Vorarlberg

Drogentod: Hausärztin war laut Gericht mitverantwortlich

HEUTE • 13:20 Uhr
Drogentod: Hausärztin war laut Gericht mitverantwortlich
Laut Ansicht der Gerichte unterlief der Ärztin ein Behandlungsfehler. canva/hartinger

Ärztin hätte Medikament nicht verschreiben dürfen, das mit Heroin zum Tod des Patienten führte. Deshalb hat sie dem Bruder des Verstorbenen Trauerschmerzengeld zu bezahlen.

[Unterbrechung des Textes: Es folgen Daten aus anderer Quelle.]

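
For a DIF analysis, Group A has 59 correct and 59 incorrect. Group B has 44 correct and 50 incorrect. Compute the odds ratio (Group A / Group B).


Odds_A = 59/59 = 1.0
Odds_B = 44/50 = 0.88
OR = Odds_A / Odds_B = 1.0 / 0.88
Exactly, OR = (59 * 50) / (59 * 44) = 2950 / 2596
OR = 1.1364

1.1364


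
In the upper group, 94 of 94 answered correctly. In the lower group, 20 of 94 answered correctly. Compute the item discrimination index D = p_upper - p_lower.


p_upper = 94/94 = 1.0
p_lower = 20/94 = 0.2128
D = 1.0 - 0.2128 = 0.7872

0.7872


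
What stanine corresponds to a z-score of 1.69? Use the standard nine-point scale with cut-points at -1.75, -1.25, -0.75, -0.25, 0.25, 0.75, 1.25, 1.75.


Stanine boundaries: [-1.75, -1.25, -0.75, -0.25, 0.25, 0.75, 1.25, 1.75]
z = 1.69
Check each boundary:
  z >= -1.75 -> could be stanine 2
  z >= -1.25 -> could be stanine 3
  z >= -0.75 -> could be stanine 4
  z >= -0.25 -> could be stanine 5
  z >= 0.25 -> could be stanine 6
  z >= 0.75 -> could be stanine 7
  z >= 1.25 -> could be stanine 8
  z < 1.75
Highest qualifying boundary gives stanine = 8

8


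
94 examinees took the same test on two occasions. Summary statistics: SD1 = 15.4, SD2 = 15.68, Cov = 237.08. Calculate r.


r = cov(X,Y) / (SD_X * SD_Y)
r = 237.08 / (15.4 * 15.68)
r = 237.08 / 241.472
r = 0.9818

0.9818


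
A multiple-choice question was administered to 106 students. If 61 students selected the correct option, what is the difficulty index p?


Item difficulty p = number correct / total examinees
p = 61 / 106
p = 0.5755

0.5755


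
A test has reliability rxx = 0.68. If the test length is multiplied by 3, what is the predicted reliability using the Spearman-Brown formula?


r_new = (n * rxx) / (1 + (n-1) * rxx)
r_new = (3 * 0.68) / (1 + 2 * 0.68)
r_new = 2.04 / 2.36
r_new = 0.8644

0.8644


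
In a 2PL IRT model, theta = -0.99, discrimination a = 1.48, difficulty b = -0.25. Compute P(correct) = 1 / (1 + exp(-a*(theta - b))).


a*(theta - b) = 1.48 * (-0.99 - -0.25) = -1.0952
exp(--1.0952) = 2.9898
P = 1 / (1 + 2.9898)
P = 0.2506

0.2506


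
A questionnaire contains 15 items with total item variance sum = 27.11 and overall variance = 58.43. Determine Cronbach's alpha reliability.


alpha = (k/(k-1)) * (1 - sum(si^2)/s_total^2)
= (15/14) * (1 - 27.11/58.43)
alpha = 0.5743

0.5743


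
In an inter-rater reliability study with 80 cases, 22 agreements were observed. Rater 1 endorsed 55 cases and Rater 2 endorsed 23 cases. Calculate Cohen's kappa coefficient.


P_o = 22/80 = 0.275
P_e = (55*23 + 25*57) / 6400 = 0.420312
kappa = (P_o - P_e) / (1 - P_e)
kappa = (0.275 - 0.420312) / (1 - 0.420312)
kappa = -0.2507

-0.2507


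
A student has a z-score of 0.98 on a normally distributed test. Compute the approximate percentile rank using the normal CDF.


CDF(z) = 0.5 * (1 + erf(z/sqrt(2)))
erf(0.693) = 0.6729
CDF = 0.8365
Percentile rank = 0.8365 * 100 = 83.65

83.65


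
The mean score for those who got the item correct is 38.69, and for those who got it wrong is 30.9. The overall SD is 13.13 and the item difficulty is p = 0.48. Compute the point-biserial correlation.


q = 1 - p = 0.52
rpb = ((M1 - M0) / SD) * sqrt(p * q)
rpb = ((38.69 - 30.9) / 13.13) * sqrt(0.48 * 0.52)
rpb = 0.2964

0.2964


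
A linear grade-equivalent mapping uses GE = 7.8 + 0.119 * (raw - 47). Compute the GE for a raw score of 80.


raw - median = 80 - 47 = 33
slope * diff = 0.119 * 33 = 3.927
GE = 7.8 + 3.927
GE = 11.727

11.727


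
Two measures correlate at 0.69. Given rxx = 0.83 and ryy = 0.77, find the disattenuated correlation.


r_corrected = rxy / sqrt(rxx * ryy)
= 0.69 / sqrt(0.83 * 0.77)
= 0.69 / sqrt(0.6391)
= 0.69 / 0.799437
r_corrected = 0.8631

0.8631


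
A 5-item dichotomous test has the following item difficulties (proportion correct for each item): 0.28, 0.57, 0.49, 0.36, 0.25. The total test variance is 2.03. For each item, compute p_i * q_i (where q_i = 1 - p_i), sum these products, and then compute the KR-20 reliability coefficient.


For each item, compute p_i * q_i:
  Item 1: 0.28 * 0.72 = 0.2016
  Item 2: 0.57 * 0.43 = 0.2451
  Item 3: 0.49 * 0.51 = 0.2499
  Item 4: 0.36 * 0.64 = 0.2304
  Item 5: 0.25 * 0.75 = 0.1875
Sum(p_i * q_i) = 0.2016 + 0.2451 + 0.2499 + 0.2304 + 0.1875 = 1.1145
KR-20 = (k/(k-1)) * (1 - Sum(p_i*q_i) / Var_total)
= (5/4) * (1 - 1.1145/2.03)
= 1.25 * 0.451
KR-20 = 0.5637

0.5637


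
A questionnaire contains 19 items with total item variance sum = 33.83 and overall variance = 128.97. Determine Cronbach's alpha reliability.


alpha = (k/(k-1)) * (1 - sum(si^2)/s_total^2)
= (19/18) * (1 - 33.83/128.97)
alpha = 0.7787

0.7787


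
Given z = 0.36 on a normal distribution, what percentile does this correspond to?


CDF(z) = 0.5 * (1 + erf(z/sqrt(2)))
erf(0.2546) = 0.2812
CDF = 0.6406
Percentile rank = 0.6406 * 100 = 64.06

64.06


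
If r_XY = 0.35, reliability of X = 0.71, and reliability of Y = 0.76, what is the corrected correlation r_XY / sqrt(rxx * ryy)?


r_corrected = rxy / sqrt(rxx * ryy)
= 0.35 / sqrt(0.71 * 0.76)
= 0.35 / sqrt(0.5396)
= 0.35 / 0.734575
r_corrected = 0.4765

0.4765


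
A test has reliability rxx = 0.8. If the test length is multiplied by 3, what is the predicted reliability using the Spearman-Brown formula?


r_new = (n * rxx) / (1 + (n-1) * rxx)
r_new = (3 * 0.8) / (1 + 2 * 0.8)
r_new = 2.4 / 2.6
r_new = 0.9231

0.9231


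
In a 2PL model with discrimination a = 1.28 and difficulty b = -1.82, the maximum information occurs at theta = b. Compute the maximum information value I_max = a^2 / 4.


For 2PL, max info at theta = b = -1.82
I_max = a^2 / 4 = 1.28^2 / 4
= 1.6384 / 4
I_max = 0.4096

0.4096


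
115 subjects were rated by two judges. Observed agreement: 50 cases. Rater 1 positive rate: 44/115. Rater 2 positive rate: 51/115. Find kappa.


P_o = 50/115 = 0.434783
P_e = (44*51 + 71*64) / 13225 = 0.51327
kappa = (P_o - P_e) / (1 - P_e)
kappa = (0.434783 - 0.51327) / (1 - 0.51327)
kappa = -0.1613

-0.1613


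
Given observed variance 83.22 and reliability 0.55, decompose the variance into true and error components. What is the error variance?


var_true = rxx * var_obs = 0.55 * 83.22 = 45.771
var_error = var_obs - var_true
var_error = 83.22 - 45.771
var_error = 37.449

37.449


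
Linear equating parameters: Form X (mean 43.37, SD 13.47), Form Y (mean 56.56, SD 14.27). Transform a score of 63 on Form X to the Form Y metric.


slope = SD_Y / SD_X = 14.27 / 13.47 ~ 1.0594
intercept = mean_Y - slope * mean_X = 56.56 - (14.27 / 13.47) * 43.37 ~ 10.6142
Y = slope * X + intercept. To avoid rounding drift from the rounded slope/intercept, evaluate the equivalent form Y = mean_Y + SD_Y * (X - mean_X) / SD_X at full precision:
Y = 56.56 + 14.27 * (63 - 43.37) / 13.47
Y = 56.56 + 14.27 * 19.63 / 13.47
Y = 56.56 + 280.1201 / 13.47
Y = 56.56 + 20.7959
Y = 77.3559

77.3559


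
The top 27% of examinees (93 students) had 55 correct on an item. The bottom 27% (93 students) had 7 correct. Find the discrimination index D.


p_upper = 55/93 = 0.5914
p_lower = 7/93 = 0.0753
D = 0.5914 - 0.0753 = 0.5161

0.5161


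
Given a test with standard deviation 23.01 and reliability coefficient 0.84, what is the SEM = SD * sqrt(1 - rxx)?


SEM = SD * sqrt(1 - rxx)
SEM = 23.01 * sqrt(1 - 0.84)
SEM = 23.01 * sqrt(0.16) = 23.01 * 0.4
SEM = 9.204

9.204


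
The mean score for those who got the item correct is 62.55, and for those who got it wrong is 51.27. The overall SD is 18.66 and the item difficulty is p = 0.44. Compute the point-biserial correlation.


q = 1 - p = 0.56
rpb = ((M1 - M0) / SD) * sqrt(p * q)
rpb = ((62.55 - 51.27) / 18.66) * sqrt(0.44 * 0.56)
rpb = 0.3001

0.3001


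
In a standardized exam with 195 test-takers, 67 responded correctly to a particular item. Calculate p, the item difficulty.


Item difficulty p = number correct / total examinees
p = 67 / 195
p = 0.3436

0.3436


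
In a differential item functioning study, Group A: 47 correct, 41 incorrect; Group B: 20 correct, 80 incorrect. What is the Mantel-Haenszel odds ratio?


Odds_A = 47/41 = 1.1463
Odds_B = 20/80 = 0.25
OR = Odds_A / Odds_B = 1.1463 / 0.25
Exactly, OR = (47 * 80) / (41 * 20) = 3760 / 820
OR = 4.5854

4.5854


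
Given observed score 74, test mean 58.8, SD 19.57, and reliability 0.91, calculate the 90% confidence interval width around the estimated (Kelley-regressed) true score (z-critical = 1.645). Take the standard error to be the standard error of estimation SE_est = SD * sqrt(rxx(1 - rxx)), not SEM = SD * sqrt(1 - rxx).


True score estimate = 0.91*74 + 0.09*58.8 = 72.632
SE_est = SD * sqrt(rxx * (1 - rxx)) = 19.57 * sqrt(0.91 * 0.09) = 19.57 * sqrt(0.0819) = 5.600577
CI = T_est +/- z * SE_est, so width = 2 * z * SE_est = 2 * 1.645 * 5.600577
Width = 18.4259

18.4259


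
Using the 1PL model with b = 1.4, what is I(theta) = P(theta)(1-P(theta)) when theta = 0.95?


P = 1/(1+exp(-(0.95-1.4))) = 0.3894
I = P*(1-P) = 0.3894 * 0.6106
I = 0.2378

0.2378


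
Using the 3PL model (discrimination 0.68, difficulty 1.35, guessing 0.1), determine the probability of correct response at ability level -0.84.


logit = 0.68*(-0.84 - 1.35) = -1.4892
P* = 1/(1 + exp(--1.4892)) = 0.184
P = 0.1 + (1 - 0.1) * 0.184
P = 0.2656

0.2656


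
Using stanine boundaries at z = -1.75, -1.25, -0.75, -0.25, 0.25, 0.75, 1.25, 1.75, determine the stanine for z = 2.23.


Stanine boundaries: [-1.75, -1.25, -0.75, -0.25, 0.25, 0.75, 1.25, 1.75]
z = 2.23
Check each boundary:
  z >= -1.75 -> could be stanine 2
  z >= -1.25 -> could be stanine 3
  z >= -0.75 -> could be stanine 4
  z >= -0.25 -> could be stanine 5
  z >= 0.25 -> could be stanine 6
  z >= 0.75 -> could be stanine 7
  z >= 1.25 -> could be stanine 8
  z >= 1.75 -> could be stanine 9
Highest qualifying boundary gives stanine = 9

9


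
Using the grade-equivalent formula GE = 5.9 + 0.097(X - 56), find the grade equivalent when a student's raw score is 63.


raw - median = 63 - 56 = 7
slope * diff = 0.097 * 7 = 0.679
GE = 5.9 + 0.679
GE = 6.579

6.579


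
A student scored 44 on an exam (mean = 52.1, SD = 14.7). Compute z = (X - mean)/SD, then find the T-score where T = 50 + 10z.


z = (X - mean) / SD = (44 - 52.1) / 14.7
z = -8.1 / 14.7
z = -0.551
T-score = T = 50 + 10z
Carry z at full precision (z = -8.1 / 14.7) into the conversion:
T-score = 50 + 10 * (-8.1 / 14.7) = 50 + -81 / 14.7
T-score = 50 + -5.5102
T-score = 44.4898

44.4898


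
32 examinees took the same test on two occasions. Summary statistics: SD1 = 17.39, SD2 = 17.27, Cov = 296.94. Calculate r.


r = cov(X,Y) / (SD_X * SD_Y)
r = 296.94 / (17.39 * 17.27)
r = 296.94 / 300.3253
r = 0.9887

0.9887


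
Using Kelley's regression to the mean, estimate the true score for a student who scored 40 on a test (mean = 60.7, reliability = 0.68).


T_est = rxx * X + (1 - rxx) * mean
T_est = 0.68 * 40 + 0.32 * 60.7
T_est = 27.2 + 19.424
T_est = 46.624

46.624


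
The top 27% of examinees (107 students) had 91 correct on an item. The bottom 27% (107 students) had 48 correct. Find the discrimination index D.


p_upper = 91/107 = 0.8505
p_lower = 48/107 = 0.4486
D = 0.8505 - 0.4486 = 0.4019

0.4019


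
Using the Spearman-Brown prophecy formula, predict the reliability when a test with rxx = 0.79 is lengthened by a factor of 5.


r_new = (n * rxx) / (1 + (n-1) * rxx)
r_new = (5 * 0.79) / (1 + 4 * 0.79)
r_new = 3.95 / 4.16
r_new = 0.9495

0.9495


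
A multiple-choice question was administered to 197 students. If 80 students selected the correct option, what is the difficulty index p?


Item difficulty p = number correct / total examinees
p = 80 / 197
p = 0.4061

0.4061


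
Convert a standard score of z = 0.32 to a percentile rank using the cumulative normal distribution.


CDF(z) = 0.5 * (1 + erf(z/sqrt(2)))
erf(0.2263) = 0.251
CDF = 0.6255
Percentile rank = 0.6255 * 100 = 62.55

62.55


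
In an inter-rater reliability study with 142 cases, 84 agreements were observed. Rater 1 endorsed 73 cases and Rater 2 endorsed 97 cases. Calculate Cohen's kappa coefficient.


P_o = 84/142 = 0.591549
P_e = (73*97 + 69*45) / 20164 = 0.505158
kappa = (P_o - P_e) / (1 - P_e)
kappa = (0.591549 - 0.505158) / (1 - 0.505158)
kappa = 0.1746

0.1746


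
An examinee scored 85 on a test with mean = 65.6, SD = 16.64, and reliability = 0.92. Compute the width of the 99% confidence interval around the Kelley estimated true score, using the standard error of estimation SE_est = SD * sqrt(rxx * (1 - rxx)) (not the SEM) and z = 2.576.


True score estimate = 0.92*85 + 0.08*65.6 = 83.448
SE_est = SD * sqrt(rxx * (1 - rxx)) = 16.64 * sqrt(0.92 * 0.08) = 16.64 * sqrt(0.0736) = 4.514319
CI = T_est +/- z * SE_est, so width = 2 * z * SE_est = 2 * 2.576 * 4.514319
Width = 23.2578

23.2578


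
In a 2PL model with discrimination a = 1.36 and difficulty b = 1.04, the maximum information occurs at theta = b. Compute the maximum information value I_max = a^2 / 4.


For 2PL, max info at theta = b = 1.04
I_max = a^2 / 4 = 1.36^2 / 4
= 1.8496 / 4
I_max = 0.4624

0.4624


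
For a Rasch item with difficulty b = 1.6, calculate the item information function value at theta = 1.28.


P = 1/(1+exp(-(1.28-1.6))) = 0.4207
I = P*(1-P) = 0.4207 * 0.5793
I = 0.2437

0.2437


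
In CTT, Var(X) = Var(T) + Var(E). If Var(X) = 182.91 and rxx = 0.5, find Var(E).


var_true = rxx * var_obs = 0.5 * 182.91 = 91.455
var_error = var_obs - var_true
var_error = 182.91 - 91.455
var_error = 91.455

91.455


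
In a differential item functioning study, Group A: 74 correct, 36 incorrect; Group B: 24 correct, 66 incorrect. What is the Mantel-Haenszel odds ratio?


Odds_A = 74/36 = 2.0556
Odds_B = 24/66 = 0.3636
OR = Odds_A / Odds_B = 2.0556 / 0.3636
Exactly, OR = (74 * 66) / (36 * 24) = 4884 / 864
OR = 5.6528

5.6528


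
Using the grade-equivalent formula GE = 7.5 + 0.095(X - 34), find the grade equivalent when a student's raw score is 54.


raw - median = 54 - 34 = 20
slope * diff = 0.095 * 20 = 1.9
GE = 7.5 + 1.9
GE = 9.4

9.4


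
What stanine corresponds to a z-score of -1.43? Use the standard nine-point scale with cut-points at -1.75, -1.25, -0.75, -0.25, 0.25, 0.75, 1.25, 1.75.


Stanine boundaries: [-1.75, -1.25, -0.75, -0.25, 0.25, 0.75, 1.25, 1.75]
z = -1.43
Check each boundary:
  z >= -1.75 -> could be stanine 2
  z < -1.25
  z < -0.75
  z < -0.25
  z < 0.25
  z < 0.75
  z < 1.25
  z < 1.75
Highest qualifying boundary gives stanine = 2

2


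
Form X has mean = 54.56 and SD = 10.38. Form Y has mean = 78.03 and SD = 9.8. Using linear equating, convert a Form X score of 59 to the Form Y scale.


slope = SD_Y / SD_X = 9.8 / 10.38 ~ 0.9441
intercept = mean_Y - slope * mean_X = 78.03 - (9.8 / 10.38) * 54.56 ~ 26.5186
Y = slope * X + intercept. To avoid rounding drift from the rounded slope/intercept, evaluate the equivalent form Y = mean_Y + SD_Y * (X - mean_X) / SD_X at full precision:
Y = 78.03 + 9.8 * (59 - 54.56) / 10.38
Y = 78.03 + 9.8 * 4.44 / 10.38
Y = 78.03 + 43.512 / 10.38
Y = 78.03 + 4.1919
Y = 82.2219

82.2219


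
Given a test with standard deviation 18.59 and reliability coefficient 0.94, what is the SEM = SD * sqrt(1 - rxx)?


SEM = SD * sqrt(1 - rxx)
SEM = 18.59 * sqrt(1 - 0.94)
SEM = 18.59 * sqrt(0.06) = 18.59 * 0.244949
SEM = 4.5536

4.5536


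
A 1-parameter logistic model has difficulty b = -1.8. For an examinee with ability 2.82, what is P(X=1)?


theta - b = 2.82 - -1.8 = 4.62
exp(-(theta - b)) = exp(-4.62) = 0.0099
P = 1 / (1 + 0.0099)
P = 0.9902

0.9902


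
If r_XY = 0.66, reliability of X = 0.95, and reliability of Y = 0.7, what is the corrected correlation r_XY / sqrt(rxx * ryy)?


r_corrected = rxy / sqrt(rxx * ryy)
= 0.66 / sqrt(0.95 * 0.7)
= 0.66 / sqrt(0.665)
= 0.66 / 0.815475
r_corrected = 0.8093

0.8093


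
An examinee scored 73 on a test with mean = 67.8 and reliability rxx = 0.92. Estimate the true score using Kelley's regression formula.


T_est = rxx * X + (1 - rxx) * mean
T_est = 0.92 * 73 + 0.08 * 67.8
T_est = 67.16 + 5.424
T_est = 72.584

72.584


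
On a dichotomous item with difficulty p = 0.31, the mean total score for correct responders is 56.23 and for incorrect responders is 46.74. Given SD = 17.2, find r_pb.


q = 1 - p = 0.69
rpb = ((M1 - M0) / SD) * sqrt(p * q)
rpb = ((56.23 - 46.74) / 17.2) * sqrt(0.31 * 0.69)
rpb = 0.2552

0.2552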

Für den Drogentod ihres Patienten haben Zivilgerichte bislang dessen Vorarlberger Hausärztin mitverantwortlich gemacht. Die beklagte praktische Ärztin muss deshalb dem Bruder des Verstorbenen rund 4600 Euro an Trauerschmerzengeld und Schockschaden bezahlen. Zudem haftet die Allgemeinmedizinerin mit 8,33 Prozent für allfällige künftige Schäden.

Das entschied das Innsbrucker Oberlandesgericht (OLG) im Berufungsverfahren. Das Landesgericht Feldkirch hatte in erster Instanz dem klagenden Bruder des Verstorbenen nur 1250 Euro an Schmerzengeld zugesprochen. Das OLG-Urteil kann noch mit einer außerordentlichen Revision beim Obersten Gerichtshof (OGH) in Wien bekämpft werden.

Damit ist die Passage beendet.